Blackthorn Flowers (Photo: Colin Wootton)

Richard Fonge writes:

April’s showers have been more like heavy rain, and are delaying the planting of spring sown corn along the concrete road, which should ideally be in by now. April sees the blackthorn in blossom, a sure sign of a continual nip in the air and wintry conditions. The saying “Blackthorn Winter” is one that always resonates. Do note how much blackthorn there is in our hedges. The white blossom is very prominent. A field of grass opposite the Magpie has been ploughed up as has the remainder of the field where the HS2 compound is situated, and it highlights to me as a farmer what a travesty it is to see such good agricultural land being turned into a railway!

All the pasture fields around the parish are now stocked with ewes and lambs, so making it imperative to keep dogs on leads. It is easy to forget during the winter months when some of these fields are empty of stock that their prime purpose Is for the feeding of sheep and cattle.

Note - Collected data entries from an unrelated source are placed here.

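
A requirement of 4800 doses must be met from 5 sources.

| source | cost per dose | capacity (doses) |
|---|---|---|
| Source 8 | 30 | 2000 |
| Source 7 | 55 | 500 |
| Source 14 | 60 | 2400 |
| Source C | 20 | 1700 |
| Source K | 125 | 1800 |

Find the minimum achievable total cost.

157500

Cheapest first:
Source C (20): use full 1700 — 3100 doses to go.
Source 8 (30): use full 2000 — 1100 doses to go.
Source 7 (55): use full 500 — 600 doses to go.
Take 600 from Source 14 at 60 to finish.
Source K: unused.
Cost = 1700×20 + 2000×30 + 500×55 + 600×60 = 157500.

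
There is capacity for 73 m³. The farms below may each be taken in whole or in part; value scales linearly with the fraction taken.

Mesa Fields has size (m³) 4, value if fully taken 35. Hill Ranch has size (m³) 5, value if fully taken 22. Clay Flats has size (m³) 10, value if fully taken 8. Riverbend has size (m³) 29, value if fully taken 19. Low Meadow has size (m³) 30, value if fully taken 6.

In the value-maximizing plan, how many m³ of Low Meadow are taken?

Sort by value density: Mesa Fields 35/4≈8.75, Hill Ranch 22/5≈4.4, Clay Flats 8/10≈0.8, Riverbend 19/29≈0.655, Low Meadow 6/30≈0.2.
Take all of Mesa Fields (4 m³, value 35) ; 69 m³ left.
Hill Ranch: take in full, 5 m³ for value 22 ; 64 left.
Clay Flats: take in full, 10 m³ for value 8 ; 54 left.
Riverbend: take in full, 29 m³ for value 19 ; 25 left.
Only 25 m³ remain; take 25/30 of Low Meadow for value 6×25/30 = 5.

25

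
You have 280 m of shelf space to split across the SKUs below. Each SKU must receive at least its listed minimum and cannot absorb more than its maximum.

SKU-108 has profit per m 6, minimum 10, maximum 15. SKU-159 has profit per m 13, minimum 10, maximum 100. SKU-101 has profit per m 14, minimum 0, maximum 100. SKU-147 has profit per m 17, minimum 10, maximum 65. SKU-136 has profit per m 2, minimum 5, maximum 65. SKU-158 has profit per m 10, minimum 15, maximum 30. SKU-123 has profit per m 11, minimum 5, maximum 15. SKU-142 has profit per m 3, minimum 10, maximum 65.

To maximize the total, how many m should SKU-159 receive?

70

Meeting every minimum uses 10+10+0+10+5+15+5+10 = 65 m, leaving 215.
Highest profit per m first: SKU-147 17 > SKU-101 14 > SKU-159 13 > SKU-123 11 > SKU-158 10 > SKU-108 6 > SKU-142 3 > SKU-136 2.
SKU-147 takes 55 more to reach its cap of 65 ; 160 left.
SKU-101: +100 to 100 (cap) ; 60 left.
SKU-159 has room for 90 more but only 60 remain, so it gets 70.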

I started writing these notes to inform people a little of what is happening in the countryside that surrounds us, as I think it is of interest and importance to the community . Especially if you are new to rural life. You cannot sanitise rural life, as it comes with its distinctive smells, sounds and at times plenty of mud. When spreading cow manure once I was asked by a local dignitary in all seriousness if I “could mix lavender with it”!

Agriculture is the business of producing wholesome food whilst maintaining the countryside which we all love and appreciate. Farming means that we have to work with nature not against it as the land is our income. That means managing nature from time to time. Vermin such as rats and mice in farm buildings have to be controlled and their extermination is part of Farm Assurance schemes. A box that must be ticked.

Pigeons are great menace to oilseed rape growers as they are to anybody who grows brassicas in their garden, and have to be controlled or scared away. Foxes also pose problems at lambing times and for those who have hens. It must be remembered that a fox is a serial killer and nothing preys on the fox, so to keep the balance in nature there has to be some control. As can be seen if you watch any wildlife programme it is the survival of the fittest of any species that keeps that species strong and eliminates the weaker genes.

I saw my first swallow today the 13th, but they were first seen on the 10th going into the barn by the stream up the Moreton Rd.

The weather has been very variable and it reminds me of a villager I knew who when asked about his health always replied “Like the sparrows up and down”!